Le 13 juillet, The Chronicle of Higher Education rapportait la publication d’un nouvel article constatant l’inflation continue des notes universitaires de premier cycle dans les dernières décennies. En 2009, la note A était accordée dans 43% des cas au sein des 200 établissements étudiés (contre 15% en 1960 et 31% en 1988). La tendance serait encore plus marquée dans les institutions privées, qui accordent globalement plus de A et de B combinés que les institutions publiques qui ont les mêmes critères de sélection. D’autres variables entrent en ligne de compte, tels que la localisation géographique ou la spécialité enseignée.
L’auteur principal, le professeur retraité Stuart Rojstaczer (sciences de l’environnement, Duke University), a déjà publié à ce sujet auparavant et il tient un site web dédié à cet objet d’étude qui affiche cette tendance à l’inflation sur de nombreux graphiques très éloquents.

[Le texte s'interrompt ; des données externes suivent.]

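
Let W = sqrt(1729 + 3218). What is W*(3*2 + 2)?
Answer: 8*sqrt(4947) ≈ 562.68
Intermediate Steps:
W = sqrt(4947) ≈ 70.335
W*(3*2 + 2) = sqrt(4947)*(3*2 + 2) = sqrt(4947)*(6 + 2) = sqrt(4947)*8 = 8*sqrt(4947)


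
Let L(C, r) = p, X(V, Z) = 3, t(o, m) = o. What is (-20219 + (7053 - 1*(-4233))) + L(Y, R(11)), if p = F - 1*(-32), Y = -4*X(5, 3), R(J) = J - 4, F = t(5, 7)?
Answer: -8896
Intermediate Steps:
F = 5
R(J) = -4 + J
Y = -12 (Y = -4*3 = -12)
p = 37 (p = 5 - 1*(-32) = 5 + 32 = 37)
L(C, r) = 37
(-20219 + (7053 - 1*(-4233))) + L(Y, R(11)) = (-20219 + (7053 - 1*(-4233))) + 37 = (-20219 + (7053 + 4233)) + 37 = (-20219 + 11286) + 37 = -8933 + 37 = -8896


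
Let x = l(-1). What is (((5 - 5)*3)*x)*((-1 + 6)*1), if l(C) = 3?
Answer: 0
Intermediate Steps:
x = 3
(((5 - 5)*3)*x)*((-1 + 6)*1) = (((5 - 5)*3)*3)*((-1 + 6)*1) = ((0*3)*3)*(5*1) = (0*3)*5 = 0*5 = 0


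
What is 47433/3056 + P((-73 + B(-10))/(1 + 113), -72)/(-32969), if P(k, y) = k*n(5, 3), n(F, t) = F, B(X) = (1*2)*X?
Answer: 29712789803/1914312016 ≈ 15.521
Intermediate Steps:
B(X) = 2*X
P(k, y) = 5*k (P(k, y) = k*5 = 5*k)
47433/3056 + P((-73 + B(-10))/(1 + 113), -72)/(-32969) = 47433/3056 + (5*((-73 + 2*(-10))/(1 + 113)))/(-32969) = 47433*(1/3056) + (5*((-73 - 20)/114))*(-1/32969) = 47433/3056 + (5*(-93*1/114))*(-1/32969) = 47433/3056 + (5*(-31/38))*(-1/32969) = 47433/3056 - 155/38*(-1/32969) = 47433/3056 + 155/1252822 = 29712789803/1914312016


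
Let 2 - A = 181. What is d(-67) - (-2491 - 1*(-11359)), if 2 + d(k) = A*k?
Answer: 3123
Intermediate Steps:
A = -179 (A = 2 - 1*181 = 2 - 181 = -179)
d(k) = -2 - 179*k
d(-67) - (-2491 - 1*(-11359)) = (-2 - 179*(-67)) - (-2491 - 1*(-11359)) = (-2 + 11993) - (-2491 + 11359) = 11991 - 1*8868 = 11991 - 8868 = 3123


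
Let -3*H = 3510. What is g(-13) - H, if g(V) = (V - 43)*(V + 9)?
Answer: 1394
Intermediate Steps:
H = -1170 (H = -⅓*3510 = -1170)
g(V) = (-43 + V)*(9 + V)
g(-13) - H = (-387 + (-13)² - 34*(-13)) - 1*(-1170) = (-387 + 169 + 442) + 1170 = 224 + 1170 = 1394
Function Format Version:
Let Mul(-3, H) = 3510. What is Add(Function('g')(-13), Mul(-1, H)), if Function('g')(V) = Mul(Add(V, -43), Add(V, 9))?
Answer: 1394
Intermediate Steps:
H = -1170 (H = Mul(Rational(-1, 3), 3510) = -1170)
Function('g')(V) = Mul(Add(-43, V), Add(9, V))
Add(Function('g')(-13), Mul(-1, H)) = Add(Add(-387, Pow(-13, 2), Mul(-34, -13)), Mul(-1, -1170)) = Add(Add(-387, 169, 442), 1170) = Add(224, 1170) = 1394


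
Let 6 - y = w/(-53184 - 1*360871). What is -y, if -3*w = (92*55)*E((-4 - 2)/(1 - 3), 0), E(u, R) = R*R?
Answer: -6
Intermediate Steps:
E(u, R) = R**2
w = 0 (w = -92*55*0**2/3 = -5060*0/3 = -1/3*0 = 0)
y = 6 (y = 6 - 0/(-53184 - 1*360871) = 6 - 0/(-53184 - 360871) = 6 - 0/(-414055) = 6 - 0*(-1)/414055 = 6 - 1*0 = 6 + 0 = 6)
-y = -1*6 = -6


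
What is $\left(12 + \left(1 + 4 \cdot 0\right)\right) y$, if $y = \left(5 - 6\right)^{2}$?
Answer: $13$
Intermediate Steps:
$y = 1$ ($y = \left(-1\right)^{2} = 1$)
$\left(12 + \left(1 + 4 \cdot 0\right)\right) y = \left(12 + \left(1 + 4 \cdot 0\right)\right) 1 = \left(12 + \left(1 + 0\right)\right) 1 = \left(12 + 1\right) 1 = 13 \cdot 1 = 13$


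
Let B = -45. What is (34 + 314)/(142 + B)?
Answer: 348/97 ≈ 3.5876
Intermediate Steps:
(34 + 314)/(142 + B) = (34 + 314)/(142 - 45) = 348/97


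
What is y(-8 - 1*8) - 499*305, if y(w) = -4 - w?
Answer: -152183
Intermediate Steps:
y(-8 - 1*8) - 499*305 = (-4 - (-8 - 1*8)) - 499*305 = (-4 - (-8 - 8)) - 152195 = (-4 - 1*(-16)) - 152195 = (-4 + 16) - 152195 = 12 - 152195 = -152183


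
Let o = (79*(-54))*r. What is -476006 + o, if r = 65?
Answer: -753296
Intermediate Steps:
o = -277290 (o = (79*(-54))*65 = -4266*65 = -277290)
-476006 + o = -476006 - 277290 = -753296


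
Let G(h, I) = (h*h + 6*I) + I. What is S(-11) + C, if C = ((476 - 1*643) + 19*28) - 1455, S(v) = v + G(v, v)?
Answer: -1057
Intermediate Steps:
G(h, I) = h² + 7*I (G(h, I) = (h² + 6*I) + I = h² + 7*I)
S(v) = v² + 8*v (S(v) = v + (v² + 7*v) = v² + 8*v)
C = -1090 (C = ((476 - 643) + 532) - 1455 = (-167 + 532) - 1455 = 365 - 1455 = -1090)
S(-11) + C = -11*(8 - 11) - 1090 = -11*(-3) - 1090 = 33 - 1090 = -1057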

L’auteur rapporte deux conséquences négatives possibles : 1) les notes perdent de leur valeur motivationnelle pour les étudiants et 2) elles ne sont plus un outil d’évaluation aussi valable pour candidatures aux études supérieures, ni pour les employeurs. L’auteur de l’étude conclut en parlant d’une perte de sens des notes accordées si des balises ne sont pas établies. Il est clair pour lui que l’inflation est causée par une évaluation trop laxiste.
Si le professeur Rojstaczer explique (depuis longtemps) cette inflation par des évaluations de plus en plus laxistes, cette interprétation n’est pas acceptée par tous. Les scores aux tests d’intelligence et aux SAT n’ont cessé d’augmenter eux aussi alors qu’il s’agit, en principe, d’évaluations objectives (il y a tout un débat à ce sujet aussi, mais c’est une autre histoire pour un autre billet…). D’autres spécialistes expliquent plutôt cette inflation par une meilleure préparation des étudiants d’aujourd’hui aux études universitaires. Ils auraient de meilleures notes tout simplement parce qu’ils les méritent.
Mon commentaire
Les données sont formelles pour nous montrer l’inflation des notes. C’est l’interprétation de ce mouvement à la hausse qui fait l’objet de débats. Est-ce une bonne ou une mauvaise chose que les notes augmentent continuellement? C’est une bonne chose si les notes plus fortes témoignent d’apprentissages en progression, mais pas si elles témoignent de critères d’évaluation à la baisse. Si les notes sont méritées et qu’elles continuent d’augmenter, il viendra peut-être un moment où l’on devra faire la sélection de candidats sur une autre base que les notes. Cela pose la question de la fonction de l’évaluation : sert-elle essentiellement à faire état des apprentissages réalisés ou à discriminer des niveaux de performance? Si tous les étudiants apprennent ce qui est attendu d’eux, mais qu’il reste des individus qui vont au-delà des attentes, comment peut-on en rendre compte sans pénaliser qui que ce soit?
On assiste à une reprise du débat entre une certaine conception de l’évaluation normative des apprentissages où l’on cherche à « départager les forts des faibles », contre l’évaluation critériée, qui vise plutôt à vérifier jusqu’où les connaissances attendues ont bel et bien été acquises. Malheureusement, les données et analyses présentées dans les travaux du professeur Rojstaczer ne permettent pas de savoir sur quelle base les notes sont accordées dans les établissements (évaluation normative ou critériée?). Et comme il existe des variations au sein même des établissements, c’est loin d’être une question simple. D’autant plus qu’il y a de farouches défenseurs de chaque approche évaluative (normative vs critériée).